Je ne saurais pas écrire de texte parfait : et voilà qu’apparait la raison de toute cette peur, la perfection supposée. Inatteignable, donc pas de publication. Trop dangereux que de n’être point parfait.

Hmm … Ce désir inconscient de produire un texte parfait, inattaquable, intouchable en somme, telle une icône, c’est la première étape de l’écriture – dans un atelier. Le premier seuil à dépasser. La première ligne. Et le moment où le texte est lu lors de l’atelier vient rassurer, défaire cette crainte-là.

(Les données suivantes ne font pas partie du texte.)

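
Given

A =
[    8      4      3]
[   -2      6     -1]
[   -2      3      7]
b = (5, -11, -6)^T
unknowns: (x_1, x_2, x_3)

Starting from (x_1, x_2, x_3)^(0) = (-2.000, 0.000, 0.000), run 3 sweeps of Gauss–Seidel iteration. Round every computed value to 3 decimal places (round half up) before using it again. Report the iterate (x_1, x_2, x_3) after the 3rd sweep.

Iteration 1:
  x_1 = (5 - (4)·0.000 - (3)·0.000) / (8) = 0.625
  x_2 = (-11 - (-2)·0.625 - (-1)·0.000) / (6) = -1.625
  x_3 = (-6 - (-2)·0.625 - (3)·-1.625) / (7) = 0.018
Iteration 2:
  x_1 = (5 - (4)·-1.625 - (3)·0.018) / (8) = 1.431
  x_2 = (-11 - (-2)·1.431 - (-1)·0.018) / (6) = -1.353
  x_3 = (-6 - (-2)·1.431 - (3)·-1.353) / (7) = 0.132
Iteration 3:
  x_1 = (5 - (4)·-1.353 - (3)·0.132) / (8) = 1.252
  x_2 = (-11 - (-2)·1.252 - (-1)·0.132) / (6) = -1.394
  x_3 = (-6 - (-2)·1.252 - (3)·-1.394) / (7) = 0.098

(1.252, -1.394, 0.098)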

Mon angoisse de la page blanche cache une peur d’être notée, jugée, et finalement déclarée mauvaise.

Et moi qui croyait avoir déjà passé ce seuil, le voilà qui refait surface sur la toile.
C’est que ce n’est pas la même chose de communiquer un écrit à quelques personnes, bien intentionnées, au comité de lecture d’une revue (petite dizaine?), ou même à un jury de concours (combien peuvent-ils être, une vingtaine ou une cinquantaine), et au monde francophone, potentiellement au grand complet.
Bien entendu, la plupart des gens ne liront pas ce que j’ai écrit là – pour cela, il faudrait médiatiser la publication; j’ai assez de souci – vous l’avez compris – avec le bouton « publier ».

Faisons les choses dans l’ordre : Ecrire, publier, puis médiatiser.